Chez les nouveaux seigneurs des grands crus bordelais, rien n’est trop beau pour embellir leurs châteaux. Gros plan sur leurs néo-chais. A voir sans modération.

Par Benoist Simmat

 

C’est le secret le mieux gardé de cette période de vendange 2014 : quelle est le nom de la jeune et talentueuse architecte new-yorkaise chargée du projet de rénovation de Haut Brion, projet qui s’est vu retoqué par son Excellence le Prince Robert de Luxembourg en personne, propriétaire du premier cru classé ? Et qui va donc devoir revoir sa copie.

Mystère. La question n’est pas anodine dans le très sélect monde des « premiers crus » et autres « superseconds ». Haut-Brion a prévu de marquer les esprits en 2016 avec une signature architecturales (forcément) novatrice. L’an prochain, en 2015, c’est la superstar Philippe Starck qui a été priée de « signer » un chai totalement décalé à Les Carmes Haut-Brion, au profit de son propriétaire le magnat de l’immobilier Patrice Pichet.

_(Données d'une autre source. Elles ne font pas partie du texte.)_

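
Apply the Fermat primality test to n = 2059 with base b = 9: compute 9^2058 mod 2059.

9^1 ≡ 9 (mod 2059)
9^2 ≡ 9^2 = 81 ≡ 81 (mod 2059)
9^4 ≡ 81^2 = 6561 ≡ 384 (mod 2059)
9^8 ≡ 384^2 = 147456 ≡ 1267 (mod 2059)
9^16 ≡ 1267^2 = 1605289 ≡ 1328 (mod 2059)
9^32 ≡ 1328^2 = 1763584 ≡ 1080 (mod 2059)
9^64 ≡ 1080^2 = 1166400 ≡ 1006 (mod 2059)
9^128 ≡ 1006^2 = 1012036 ≡ 1067 (mod 2059)
9^256 ≡ 1067^2 = 1138489 ≡ 1921 (mod 2059)
9^512 ≡ 1921^2 = 3690241 ≡ 513 (mod 2059)
9^1024 ≡ 513^2 = 263169 ≡ 1676 (mod 2059)
9^2048 ≡ 1676^2 = 2808976 ≡ 500 (mod 2059)
2058 = 2048 + 8 + 2 in binary powers of 2.
So 9^2058 ≡ 500 · 1267 · 81 ≡ 1161 (mod 2059).
Since 1161 ≠ 1, base 9 is a Fermat witness: 2059 is composite.

1161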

Cette année, c’est le voisin de Cheval-Blanc, La Dominique (propriété de la famille Fayat), qui a décidé de rivaliser avec les plus grands en inaugurant un étrange paquebot fendant une mer de vigne imaginé par une autre star mondiale, Jean  Nouvel. La liste est longue de ces architectes souvent auréolé du prix Pritzker, leur Nobel à eux. Et plus qu’impressionnante pour les amateurs du genre : Alberto Pinto à Pavie, Bernard Mazières à Montrose, Christian de Portzamparc à Cheval-Blanc, Jean-Michel Wilmotte à Cos d’Estournel, Norman Foster à château Margaux, etc.

Une mode ? Plutôt le dernier stade de la transformation des plus grands crus en marque de luxe. Et qui dit marque dit écrin. Jusqu’à son récent décès, la baronne philippine de Rothschild ne cessait d’embellir le sien, le célèbre château Mouton-Rothschild, dont la dernière transformation ne remonte qu’à mi-2013. « Un projet architectural est dorénavant crucial pour la stratégie des très grands crus », admet Bernard Mazières, le Bordelais de la bande, qui a travaillé sur Mouton, mais aussi Yquem, Pétrus, Latour, etc.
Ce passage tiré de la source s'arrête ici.